Not only do these free speech “warriors” demand that their opinions or fake allegations be heard on all possible platforms they choose, from Facebook to Twitter to letter columns, but they also demand that there be no objection or reaction from those they malign. They essentially demand a privileging of free speech for themselves only. For them the privileging of free speech entitles them to the right to create discomfort without the jeopardy of being held accountable. But the fact is that all constitutions and laws and treaties relating to democracy and freedom always contain braking mechanisms for free speech. John Milton puts it this way: “Those which otherwise come forth, if they be found mischievous and libelous, the fire and the executioner will be the timeliest and the most effectual remedy, that man’s prevention can use.” In Guyana’s case, Granger’s and APNU’AFC Cyber Security Act is one example of the braking mechanism that basically utilizes Milton’s remedy. Many of the free speech “warriors” today have many legal challenges in our courts against many citizens for exercising their own free speech, essentially seeking Milton’s remedy.

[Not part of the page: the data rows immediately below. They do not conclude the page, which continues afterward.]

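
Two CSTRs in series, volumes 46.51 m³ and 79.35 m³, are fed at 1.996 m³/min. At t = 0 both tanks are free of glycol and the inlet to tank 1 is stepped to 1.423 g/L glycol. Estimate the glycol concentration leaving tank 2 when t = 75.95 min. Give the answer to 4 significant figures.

0.9915 g/L

Species balance on tank i: dCᵢ/dt = (Cᵢ₋₁ − Cᵢ)/τᵢ with τᵢ = Vᵢ/Q.
τ₁ = 46.51/1.996 = 23.3016 min; τ₂ = 79.35/1.996 = 39.7545 min.
Solving the cascade with C₁(0)=C₂(0)=0 gives C₂(t) = C_in[1 − (τ₁ e^(−t/τ₁) − τ₂ e^(−t/τ₂))/(τ₁ − τ₂)].
At t = 75.95: e^(−t/τ₁) = 0.0384102, e^(−t/τ₂) = 0.148010.
C₂ = 1.423·[1 − (23.3016·0.0384102 − 39.7545·0.148010)/(-16.4529)] = 1.423·0.696768 = 0.991501 g/L.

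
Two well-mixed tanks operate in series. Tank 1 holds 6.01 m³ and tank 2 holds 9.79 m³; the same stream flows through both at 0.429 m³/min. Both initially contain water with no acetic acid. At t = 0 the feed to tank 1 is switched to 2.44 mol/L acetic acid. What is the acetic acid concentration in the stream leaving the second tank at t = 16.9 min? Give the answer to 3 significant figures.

0.588 mol/L

Species balance on tank i: dCᵢ/dt = (Cᵢ₋₁ − Cᵢ)/τᵢ with τᵢ = Vᵢ/Q.
τ₁ = 6.01/0.429 = 14.009 min; τ₂ = 9.79/0.429 = 22.821 min.
Tank 1: C₁ = C_in(1 − e^(−t/τ₁)). Tank 2 (τ₁ ≠ τ₂): C₂ = C_in[1 − (τ₁ e^(−t/τ₁) − τ₂ e^(−t/τ₂))/(τ₁ − τ₂)].
At t = 16.9: e^(−t/τ₁) = 0.29929, e^(−t/τ₂) = 0.47685.
C₂ = 2.44·[1 − (14.009·0.29929 − 22.821·0.47685)/(-8.8112)] = 2.44·0.24085 = 0.58768 mol/L.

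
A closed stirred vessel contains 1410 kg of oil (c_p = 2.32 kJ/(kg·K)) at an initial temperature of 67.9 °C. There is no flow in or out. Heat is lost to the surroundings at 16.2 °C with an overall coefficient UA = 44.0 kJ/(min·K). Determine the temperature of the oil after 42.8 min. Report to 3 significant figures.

Lumped-capacitance energy balance: M c_p dT/dt = UA(T_amb − T).
dT/dt = (T_ss − T)/τ with T_ss = T_amb = 16.200 °C, τ = M c_p/UA = 1410·2.32/44.0 = 74.345 min.
T approaches T_ss exponentially: T(t) = T_ss + (T₀ − T_ss) e^(−t/τ).
T(42.8) = 16.200 + (51.700)·0.56232 = 45.272 °C.

45.3 °C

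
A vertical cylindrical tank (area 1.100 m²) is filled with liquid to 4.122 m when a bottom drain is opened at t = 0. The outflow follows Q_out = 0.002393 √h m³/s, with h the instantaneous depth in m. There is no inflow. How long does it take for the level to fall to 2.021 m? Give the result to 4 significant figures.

Mass balance (ρ constant): A dh/dt = −0.002393 √h.
∫ h^(−1/2) dh = −(0.002393/A) ∫ dt, giving 2√h = 2√h₀ − (0.002393/A) t.
t = 2A(√h₀ − √h)/0.002393 = 2·1.100·(√4.122 − √2.021)/0.002393
  = 2.20000 × (2.03027 − 1.42162) / 0.002393 = 559.563 s.

559.6 s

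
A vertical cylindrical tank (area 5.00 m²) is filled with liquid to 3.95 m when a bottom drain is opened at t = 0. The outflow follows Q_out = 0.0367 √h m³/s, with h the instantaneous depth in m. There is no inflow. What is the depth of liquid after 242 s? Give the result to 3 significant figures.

1.21 m

A dh/dt = −Q_out = −0.0367 √h.
Separate and integrate: 2(√h − √h₀) = −(0.0367/A) t.
√h = √3.95 − 0.0367·242/(2·5.00) = 1.9875 − 0.88814 = 1.0993.
h = 1.0993² = 1.2085 m.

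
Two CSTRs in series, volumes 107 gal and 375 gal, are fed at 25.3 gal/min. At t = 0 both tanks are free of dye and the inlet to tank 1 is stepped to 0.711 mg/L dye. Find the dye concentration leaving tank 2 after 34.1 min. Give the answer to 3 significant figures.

Species balance on tank i: dCᵢ/dt = (Cᵢ₋₁ − Cᵢ)/τᵢ with τᵢ = Vᵢ/Q.
τ₁ = 107/25.3 = 4.2292 min; τ₂ = 375/25.3 = 14.822 min.
Solving the cascade with C₁(0)=C₂(0)=0 gives C₂(t) = C_in[1 − (τ₁ e^(−t/τ₁) − τ₂ e^(−t/τ₂))/(τ₁ − τ₂)].
At t = 34.1: e^(−t/τ₁) = 0.00031501, e^(−t/τ₂) = 0.10020.
C₂ = 0.711·[1 − (4.2292·0.00031501 − 14.822·0.10020)/(-10.593)] = 0.711·0.85992 = 0.61141 mg/L.

0.611 mg/L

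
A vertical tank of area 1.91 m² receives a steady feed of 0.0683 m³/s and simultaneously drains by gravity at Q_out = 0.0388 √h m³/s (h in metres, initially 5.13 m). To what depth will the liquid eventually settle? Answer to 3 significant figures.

Volume balance on the tank: A dh/dt = Q_in − 0.0388 √h. At steady state dh/dt = 0:
Q_in = 0.0388 √h_ss ⇒ √h_ss = 0.0683/0.0388 = 1.7603.
h_ss = 1.7603² = 3.0987 m. (Since h₀ = 5.13 m > h_ss, the level will fall toward this value.)

3.10 m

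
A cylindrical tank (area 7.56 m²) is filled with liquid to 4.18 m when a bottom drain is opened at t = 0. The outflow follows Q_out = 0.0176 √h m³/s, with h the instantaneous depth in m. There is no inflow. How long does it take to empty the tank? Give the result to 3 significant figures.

With no inflow, A dh/dt = −0.0176 √h.
Separate and integrate: 2(√h − √h₀) = −(0.0176/A) t.
Set h = 0: 2√h₀ = (0.0176/A) t_empty ⇒ t_empty = 2A√h₀/0.0176.
t_empty = 2·7.56·√4.18/0.0176 = 15.120·2.0445/0.0176 = 1756.4 s.

1760 s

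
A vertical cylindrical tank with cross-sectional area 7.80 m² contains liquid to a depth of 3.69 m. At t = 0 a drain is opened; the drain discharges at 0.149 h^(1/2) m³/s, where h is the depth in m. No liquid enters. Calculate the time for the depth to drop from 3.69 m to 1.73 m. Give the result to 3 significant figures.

63.4 s

Volume balance on the tank: A dh/dt = −0.149 √h.
This is separable: 2 d(√h)/dt = −0.149/A, so √h = √h₀ − (0.149/(2A)) t.
t = 2A(√h₀ − √h)/0.149 = 2·7.80·(√3.69 − √1.73)/0.149
  = 15.600 × (1.9209 − 1.3153) / 0.149 = 63.410 s.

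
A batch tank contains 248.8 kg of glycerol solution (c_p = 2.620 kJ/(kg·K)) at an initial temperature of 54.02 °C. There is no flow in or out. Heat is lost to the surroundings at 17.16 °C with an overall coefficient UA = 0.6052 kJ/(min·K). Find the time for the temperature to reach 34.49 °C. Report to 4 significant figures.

Energy balance: M c_p dT/dt = −UA(T − T_amb).
τ = M c_p/UA = 1077.09 min; T_ss = T_amb = 17.1600 °C.
T(t) = T_ss + (T₀ − T_ss)e^(−t/τ); set T = 34.49:
t = −τ ln[(T − T_ss)/(T₀ − T_ss)] = −1077.09 · ln(0.470157) = 812.868 min.

812.9 min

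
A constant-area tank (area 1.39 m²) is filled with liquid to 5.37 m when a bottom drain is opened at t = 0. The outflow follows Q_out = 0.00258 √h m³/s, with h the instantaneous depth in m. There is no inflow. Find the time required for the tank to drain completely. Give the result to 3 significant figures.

With no inflow, A dh/dt = −0.00258 √h.
This is separable: 2 d(√h)/dt = −0.00258/A, so √h = √h₀ − (0.00258/(2A)) t.
Set h = 0: 2√h₀ = (0.00258/A) t_empty ⇒ t_empty = 2A√h₀/0.00258.
t_empty = 2·1.39·√5.37/0.00258 = 2.7800·2.3173/0.00258 = 2497.0 s.

2500 s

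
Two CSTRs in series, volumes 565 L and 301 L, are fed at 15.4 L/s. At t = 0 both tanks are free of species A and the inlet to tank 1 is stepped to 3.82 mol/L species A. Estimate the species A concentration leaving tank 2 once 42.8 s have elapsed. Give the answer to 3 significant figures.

1.76 mol/L

Each tank obeys Vᵢ dCᵢ/dt = Q(Cᵢ₋₁ − Cᵢ), so τᵢ = Vᵢ/Q.
τ₁ = 565/15.4 = 36.688 s; τ₂ = 301/15.4 = 19.545 s.
Tank 1: C₁ = C_in(1 − e^(−t/τ₁)). Tank 2 (τ₁ ≠ τ₂): C₂ = C_in[1 − (τ₁ e^(−t/τ₁) − τ₂ e^(−t/τ₂))/(τ₁ − τ₂)].
At t = 42.8: e^(−t/τ₁) = 0.31143, e^(−t/τ₂) = 0.11194.
C₂ = 3.82·[1 − (36.688·0.31143 − 19.545·0.11194)/(17.143)] = 3.82·0.46113 = 1.7615 mol/L.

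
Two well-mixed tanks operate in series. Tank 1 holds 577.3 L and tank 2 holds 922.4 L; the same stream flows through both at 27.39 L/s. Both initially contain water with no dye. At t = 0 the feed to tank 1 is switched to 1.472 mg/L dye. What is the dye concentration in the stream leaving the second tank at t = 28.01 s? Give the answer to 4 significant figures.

Species balance on tank i: dCᵢ/dt = (Cᵢ₋₁ − Cᵢ)/τᵢ with τᵢ = Vᵢ/Q.
τ₁ = 577.3/27.39 = 21.0770 s; τ₂ = 922.4/27.39 = 33.6765 s.
Tank 1: C₁ = C_in(1 − e^(−t/τ₁)). Tank 2 (τ₁ ≠ τ₂): C₂ = C_in[1 − (τ₁ e^(−t/τ₁) − τ₂ e^(−t/τ₂))/(τ₁ − τ₂)].
At t = 28.01: e^(−t/τ₁) = 0.264759, e^(−t/τ₂) = 0.435293.
C₂ = 1.472·[1 − (21.0770·0.264759 − 33.6765·0.435293)/(-12.5995)] = 1.472·0.279431 = 0.411322 mg/L.

0.4113 mg/L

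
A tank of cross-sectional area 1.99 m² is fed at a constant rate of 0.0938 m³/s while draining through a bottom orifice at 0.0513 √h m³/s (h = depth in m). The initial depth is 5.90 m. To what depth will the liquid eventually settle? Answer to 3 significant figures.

Mass balance (ρ constant): A dh/dt = Q_in − 0.0513 √h. At steady state dh/dt = 0:
Q_in = 0.0513 √h_ss ⇒ √h_ss = 0.0938/0.0513 = 1.8285.
h_ss = 1.8285² = 3.3433 m. (Since h₀ = 5.90 m > h_ss, the level will fall toward this value.)

3.34 m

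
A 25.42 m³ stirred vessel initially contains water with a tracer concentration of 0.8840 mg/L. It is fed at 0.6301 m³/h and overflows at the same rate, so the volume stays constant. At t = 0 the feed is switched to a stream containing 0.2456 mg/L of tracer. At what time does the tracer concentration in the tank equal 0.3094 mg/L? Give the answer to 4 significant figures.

Unsteady species balance (constant V, well mixed): V dC/dt = Q(C_in − C), so τ = V/Q = 40.3428 h.
C(t) = C_in + (C₀ − C_in) e^(−t/τ). Set C = 0.3094 and solve for t:
e^(−t/τ) = (C − C_in)/(C₀ − C_in) = (0.3094 − 0.2456)/(0.8840 − 0.2456) = 0.0999373
t = −τ ln(…) = 40.3428 × 2.30321 = 92.9180 h.

92.92 h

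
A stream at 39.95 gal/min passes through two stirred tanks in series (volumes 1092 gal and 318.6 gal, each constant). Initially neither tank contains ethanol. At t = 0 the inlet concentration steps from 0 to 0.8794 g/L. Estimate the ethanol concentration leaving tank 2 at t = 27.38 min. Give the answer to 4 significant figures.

Each tank obeys Vᵢ dCᵢ/dt = Q(Cᵢ₋₁ − Cᵢ), so τᵢ = Vᵢ/Q.
τ₁ = 1092/39.95 = 27.3342 min; τ₂ = 318.6/39.95 = 7.97497 min.
Solving the cascade with C₁(0)=C₂(0)=0 gives C₂(t) = C_in[1 − (τ₁ e^(−t/τ₁) − τ₂ e^(−t/τ₂))/(τ₁ − τ₂)].
At t = 27.38: e^(−t/τ₁) = 0.367263, e^(−t/τ₂) = 0.0322821.
C₂ = 0.8794·[1 − (27.3342·0.367263 − 7.97497·0.0322821)/(19.3592)] = 0.8794·0.494742 = 0.435076 g/L.

0.4351 g/L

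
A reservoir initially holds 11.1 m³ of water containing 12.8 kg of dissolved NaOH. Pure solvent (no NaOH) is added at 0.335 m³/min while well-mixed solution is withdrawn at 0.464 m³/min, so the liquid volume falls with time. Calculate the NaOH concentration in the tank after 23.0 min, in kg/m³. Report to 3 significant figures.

Let m(t) be the amount of NaOH. Volume: V(t) = V₀ + (Q_in − Q_out) t = 11.1 − 0.12900 t; V(23.0) = 8.1330 m³.
No NaOH enters, so dm/dt = −Q_out · (m/V).
Separate: dm/m = −Q_out dt/V(t) ⇒ ln(m/m₀) = −(Q_out/(Q_in−Q_out)) ln(V/V₀).
m = m₀ (V₀/V)^(Q_out/(Q_in−Q_out)) = 12.8 × (11.1/8.1330)^(-3.5969) = 4.1819 kg.
C = m/V = 4.1819/8.1330 = 0.51418 kg/m³.

0.514 kg/m³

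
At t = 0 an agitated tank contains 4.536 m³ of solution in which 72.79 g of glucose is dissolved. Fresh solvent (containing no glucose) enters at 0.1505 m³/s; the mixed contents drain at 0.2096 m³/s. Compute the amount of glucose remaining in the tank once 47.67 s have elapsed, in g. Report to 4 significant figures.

Let m(t) be the amount of glucose. Volume: V(t) = V₀ + (Q_in − Q_out) t = 4.536 − 0.0591000 t; V(47.67) = 1.71870 m³.
Species balance (pure solvent in): dm/dt = −Q_out · m/V(t).
dm/m = −Q_out dt/(V₀ − 0.0591000 t); integrating gives ln(m/m₀) = −(Q_out/(Q_in−Q_out)) ln(V/V₀).
m = m₀ (V₀/V)^(Q_out/(Q_in−Q_out)) = 72.79 × (4.536/1.71870)^(-3.54653) = 2.32974 g.

2.330 g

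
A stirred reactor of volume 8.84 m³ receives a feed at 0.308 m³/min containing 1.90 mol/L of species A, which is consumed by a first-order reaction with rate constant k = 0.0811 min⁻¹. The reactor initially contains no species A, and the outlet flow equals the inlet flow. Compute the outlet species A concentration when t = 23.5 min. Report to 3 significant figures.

0.534 mol/L

Species balance: V dC/dt = Q C_in − Q C − k V C.
dC/dt = (Q/V) C_in − (Q/V + k) C; effective rate a = Q/V + k = 0.034842 + 0.0811 = 0.11594 min⁻¹.
C_ss = Q C_in/(Q + kV) = 0.57097 mol/L; C(t) = C_ss + (C₀ − C_ss) e^(−a t).
C(23.5) = 0.57097 + (-0.57097)·e^(−0.11594·23.5) = 0.57097 + (-0.57097)·0.065571 = 0.53353 mol/L.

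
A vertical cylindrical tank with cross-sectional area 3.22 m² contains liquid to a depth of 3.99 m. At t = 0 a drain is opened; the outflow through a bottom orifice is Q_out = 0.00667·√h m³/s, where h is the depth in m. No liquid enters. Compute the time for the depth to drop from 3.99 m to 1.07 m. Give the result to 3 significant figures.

930 s

With no inflow, A dh/dt = −0.00667 √h.
Separate and integrate: 2(√h − √h₀) = −(0.00667/A) t.
t = 2A(√h₀ − √h)/0.00667 = 2·3.22·(√3.99 − √1.07)/0.00667
  = 6.4400 × (1.9975 − 1.0344) / 0.00667 = 929.88 s.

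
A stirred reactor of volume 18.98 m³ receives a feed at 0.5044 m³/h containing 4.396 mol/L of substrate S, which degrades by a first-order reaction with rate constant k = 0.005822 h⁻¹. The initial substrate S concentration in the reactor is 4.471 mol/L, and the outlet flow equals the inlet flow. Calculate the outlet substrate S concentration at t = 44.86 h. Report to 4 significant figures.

3.808 mol/L

Accumulation = in − out − consumed: V dC/dt = Q C_in − Q C − k V C.
This is linear with rate a = Q/V + k = 0.0323973 h⁻¹.
C_ss = Q C_in/(Q + kV) = 3.60601 mol/L; C(t) = C_ss + (C₀ − C_ss) e^(−a t).
C(44.86) = 3.60601 + (0.864988)·e^(−0.0323973·44.86) = 3.60601 + (0.864988)·0.233787 = 3.80823 mol/L.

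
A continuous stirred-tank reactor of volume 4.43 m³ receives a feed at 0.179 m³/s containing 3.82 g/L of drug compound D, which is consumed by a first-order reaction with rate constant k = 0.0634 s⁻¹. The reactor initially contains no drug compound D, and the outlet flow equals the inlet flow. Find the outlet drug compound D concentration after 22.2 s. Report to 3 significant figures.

1.34 g/L

V dC/dt = Q(C_in − C) − k V C.
dC/dt = (Q/V) C_in − (Q/V + k) C; effective rate a = Q/V + k = 0.040406 + 0.0634 = 0.10381 s⁻¹.
C_ss = Q C_in/(Q + kV) = 1.4869 g/L; C(t) = C_ss + (C₀ − C_ss) e^(−a t).
C(22.2) = 1.4869 + (-1.4869)·e^(−0.10381·22.2) = 1.4869 + (-1.4869)·0.099809 = 1.3385 g/L.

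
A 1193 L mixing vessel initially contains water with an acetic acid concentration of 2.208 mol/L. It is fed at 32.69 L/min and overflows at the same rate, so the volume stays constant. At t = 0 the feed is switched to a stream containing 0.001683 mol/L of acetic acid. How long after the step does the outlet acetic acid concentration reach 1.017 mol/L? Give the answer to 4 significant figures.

Species balance: V dC/dt = Q(C_in − C) ⇒ τ = V/Q = 36.4943 min.
C(t) = C_in + (C₀ − C_in) e^(−t/τ). Set C = 1.017 and solve for t:
e^(−t/τ) = (C − C_in)/(C₀ − C_in) = (1.017 − 0.001683)/(2.208 − 0.001683) = 0.460186
t = −τ ln(…) = 36.4943 × 0.776124 = 28.3241 min.

28.32 min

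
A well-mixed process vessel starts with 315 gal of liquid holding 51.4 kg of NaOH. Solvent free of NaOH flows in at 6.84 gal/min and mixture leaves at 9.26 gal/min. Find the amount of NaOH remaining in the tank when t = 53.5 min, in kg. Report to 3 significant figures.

6.78 kg

Let m(t) be the amount of NaOH. Volume: V(t) = V₀ + (Q_in − Q_out) t = 315 − 2.4200 t; V(53.5) = 185.53 gal.
No NaOH enters, so dm/dt = −Q_out · (m/V).
Separate: dm/m = −Q_out dt/V(t) ⇒ ln(m/m₀) = −(Q_out/(Q_in−Q_out)) ln(V/V₀).
m = m₀ (V₀/V)^(Q_out/(Q_in−Q_out)) = 51.4 × (315/185.53)^(-3.8264) = 6.7807 kg.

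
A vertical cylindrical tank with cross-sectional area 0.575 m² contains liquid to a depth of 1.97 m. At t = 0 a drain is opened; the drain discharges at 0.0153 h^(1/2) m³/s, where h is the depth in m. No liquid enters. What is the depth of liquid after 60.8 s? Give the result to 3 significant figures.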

Freedom of speech is freedom to speak, not a right to speak without consequences. A moral right to express unpopular opinions is not a moral right to recklessly malign other people without justification and without facing consequences. The present free speech warriors demand their right while preventing the maligned from confronting them. They seek to invoke the fundamental conflict between what the ancient Greeks called isegoria, on the one hand, and parrhesia, on the other. In ancient Athens, isegoria described the equal right of citizens to participate in public debate; parrhesia, the license to say what one pleased, how and when one pleased, and to whom, and without consequences. Because the internet is inherently a global communications system, “bad” speech can arise from foreign as well as domestic sources. The ubiquity and structure of this newest and most powerful communications technology magnify free speech harms exponentially beyond anything we have encountered before.

Guyana’s laws, and the laws of almost every country, argue that, if it is left unchecked, the very existence of democracy is at risk. It is for this reason that Guyana’s laws remove the ability to hide in another country for those who exercise the ancient Greek’s parrhesia. Democracy is messy enough with isegoria; it is under fatal threat under parrhesia.